# Robin Williams Found Dead Today



## tripplej (Oct 23, 2011)

Very sad story today.

From yahoo,


> "Robin Williams Dead of Apparent Suicide at 63"



=========

RIP to a very talented actor.


----------



## NBPk402 (Feb 21, 2012)

RIP, he will be missed.


----------



## Mike Edwards (Mar 10, 2011)

I saw this an hour or so ago. very sad.


----------



## asere (Dec 7, 2011)

Very sad indeed! One of my favorite film was Popeye. I would sit and watch the reruns on cable as a kid.


----------



## tcarcio (Jun 27, 2007)

Why does it sometimes seem that the people we think are the happiest are sometimes just the opposite. Very sad, He made many people very happy unfortunately no one knows what is going on inside someone. God Bless him as I am sure he is welcomed into heaven. :sad:


----------



## Peter Loeser (Aug 11, 2012)

tcarcio said:


> Why does it sometimes seem that the people we think are the happiest are sometimes just the opposite. Very sad, He made many people very happy unfortunately no one knows what is going on inside someone. God Bless him as I am sure he is welcomed into heaven. :sad:


----------



## tonyvdb (Sep 5, 2007)

tcarcio said:


> Why does it sometimes seem that the people we think are the happiest are sometimes just the opposite. Very sad, He made many people very happy unfortunately no one knows what is going on inside someone.

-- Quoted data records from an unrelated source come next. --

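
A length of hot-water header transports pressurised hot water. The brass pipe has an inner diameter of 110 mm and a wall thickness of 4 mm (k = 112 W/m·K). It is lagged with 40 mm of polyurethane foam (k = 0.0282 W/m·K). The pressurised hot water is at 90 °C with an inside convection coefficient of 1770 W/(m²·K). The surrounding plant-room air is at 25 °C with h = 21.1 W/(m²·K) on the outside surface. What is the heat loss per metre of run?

q′ ≈ 21.7 W/m

Radial resistances (cylindrical: R_cond = ln(r_o/r_i)/(2πkL), R_conv = 1/(h·2πrL)):
R_inner film = 1/(h_i·2πr₁L) = 1/(1770×2π×0.055×1) = 0.001635 K/W
R_brass pipe wall = ln(59/55)/(2π×112×1) = 9.976×10^-5 K/W
R_polyurethane foam = ln(99/59)/(2π×0.0282×1) = 2.921 K/W
R_outer film = 1/(h_o·2πr_oL) = 1/(21.1×2π×0.099×1) = 0.07619 K/W
R_total = 2.999 K/W
Q = ΔT/R_total = 65/2.999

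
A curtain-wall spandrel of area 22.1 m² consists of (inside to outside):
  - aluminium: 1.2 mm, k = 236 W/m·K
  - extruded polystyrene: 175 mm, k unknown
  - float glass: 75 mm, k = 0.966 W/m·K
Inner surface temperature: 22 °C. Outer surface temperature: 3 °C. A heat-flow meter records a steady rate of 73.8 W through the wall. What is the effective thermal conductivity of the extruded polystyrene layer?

k ≈ 0.0312 W/(m·K)

Model the wall as resistances in series:
R_aluminium = L/(kA) = 0.0012/(236×22.1) = 2.301×10^-7 K/W
R_float glass = L/(kA) = 0.075/(0.966×22.1) = 0.003513 K/W
Sum of known resistances R_other = 0.003513 K/W
Total R = ΔT/Q = 19/73.8 = 0.2575 K/W
R_extruded polystyrene = R_total − R_other = 0.2539 K/W
k = L/(R·A) = 0.175/(0.2539×22.1)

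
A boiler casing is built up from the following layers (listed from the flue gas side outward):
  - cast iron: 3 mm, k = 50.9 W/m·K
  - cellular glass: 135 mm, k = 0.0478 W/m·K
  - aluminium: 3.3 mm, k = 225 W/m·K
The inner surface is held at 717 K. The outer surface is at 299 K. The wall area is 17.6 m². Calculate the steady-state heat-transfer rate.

Q ≈ 2600 W

Model the wall as resistances in series:
R_cast iron = L/(kA) = 0.003/(50.9×17.6) = 3.349×10^-6 K/W
R_cellular glass = L/(kA) = 0.135/(0.0478×17.6) = 0.1605 K/W
R_aluminium = L/(kA) = 0.0033/(225×17.6) = 8.333×10^-7 K/W
R_total = 0.1605 K/W
Q = ΔT / R_total = 418 / 0.1605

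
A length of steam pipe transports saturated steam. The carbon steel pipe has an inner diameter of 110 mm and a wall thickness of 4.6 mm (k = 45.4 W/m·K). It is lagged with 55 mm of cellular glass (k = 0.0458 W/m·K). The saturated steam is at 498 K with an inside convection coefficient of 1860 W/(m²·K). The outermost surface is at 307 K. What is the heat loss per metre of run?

Treating each annulus and film as a series resistance:
R_inner film = 1/(h_i·2πr₁L) = 1/(1860×2π×0.055×1) = 0.001556 K/W
R_carbon steel pipe wall = ln(59.6/55)/(2π×45.4×1) = 2.816×10^-4 K/W
R_cellular glass = ln(114.6/59.6)/(2π×0.0458×1) = 2.272 K/W
R_total = 2.274 K/W
Q = ΔT/R_total = 191/2.274

q′ ≈ 84 W/m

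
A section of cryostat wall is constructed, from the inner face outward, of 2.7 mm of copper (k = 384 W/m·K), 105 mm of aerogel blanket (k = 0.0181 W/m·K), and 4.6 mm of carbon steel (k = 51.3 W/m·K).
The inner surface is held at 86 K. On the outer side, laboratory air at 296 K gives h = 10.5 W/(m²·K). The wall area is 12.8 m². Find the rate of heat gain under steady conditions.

Treating each layer as a thermal resistance in series:
R_copper = L/(kA) = 0.0027/(384×12.8) = 5.493×10^-7 K/W
R_aerogel blanket = L/(kA) = 0.105/(0.0181×12.8) = 0.4532 K/W
R_carbon steel = L/(kA) = 0.0046/(51.3×12.8) = 7.005×10^-6 K/W
R_outer film = 1/(h_o·A) = 1/(10.5×12.8) = 0.00744 K/W
R_total = 0.4607 K/W
Q = ΔT / R_total = 210 / 0.4607

Q ≈ 456 W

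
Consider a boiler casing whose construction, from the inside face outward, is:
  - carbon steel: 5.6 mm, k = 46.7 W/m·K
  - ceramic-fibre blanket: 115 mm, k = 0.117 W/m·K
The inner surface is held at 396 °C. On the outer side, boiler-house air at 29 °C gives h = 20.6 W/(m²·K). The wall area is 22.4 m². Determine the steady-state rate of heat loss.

Q ≈ 7970 W

Series thermal resistances:
R_carbon steel = L/(kA) = 0.0056/(46.7×22.4) = 5.353×10^-6 K/W
R_ceramic-fibre blanket = L/(kA) = 0.115/(0.117×22.4) = 0.04388 K/W
R_outer film = 1/(h_o·A) = 1/(20.6×22.4) = 0.002167 K/W
R_total = 0.04605 K/W
Q = ΔT / R_total = 367 / 0.04605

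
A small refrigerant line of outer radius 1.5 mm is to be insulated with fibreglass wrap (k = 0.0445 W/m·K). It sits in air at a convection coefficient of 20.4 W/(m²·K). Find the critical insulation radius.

For a cylinder r_cr = k/h = 0.0445/20.4
r_cr = 2.18 mm; since the bare radius (1.5 mm) is below r_cr, adding a thin layer of insulation will *increase* heat loss.

r_cr ≈ 2.18 mm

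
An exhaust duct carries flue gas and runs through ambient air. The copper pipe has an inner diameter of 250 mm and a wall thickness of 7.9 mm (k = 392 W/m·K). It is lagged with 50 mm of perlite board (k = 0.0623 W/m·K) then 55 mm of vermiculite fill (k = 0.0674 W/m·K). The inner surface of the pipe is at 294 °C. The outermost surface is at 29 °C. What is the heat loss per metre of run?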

Couldn't agree more, this once again goes to show you that money cant buy you happiness. A very sad loss to the movie industry.


----------



## lcaillo (May 2, 2006)

Farewell, Garp.


----------



## phillihp23 (Mar 14, 2012)

A sad loss to society, a man who brought many smiles to faces around the world.

Depression has/is become one of the largest societal problems in America. I think its time as a society we take a long hard look at what we call social interaction. It seems society has become de-humanized, and overcome by materialistic desires and emotionless electronic means of communication. The human in its nature has a seated desire for interpersonal communication which seems to be fleeting.


----------



## |Tch0rT| (May 2, 2013)

RIP... so sad to hear this. Generally I don't get too caught up in any celebrity death but RW was a legend. I had been meaning to rewatch What Dreams May Come but due to the subject matter I think I might have to wait a little bit longer.


----------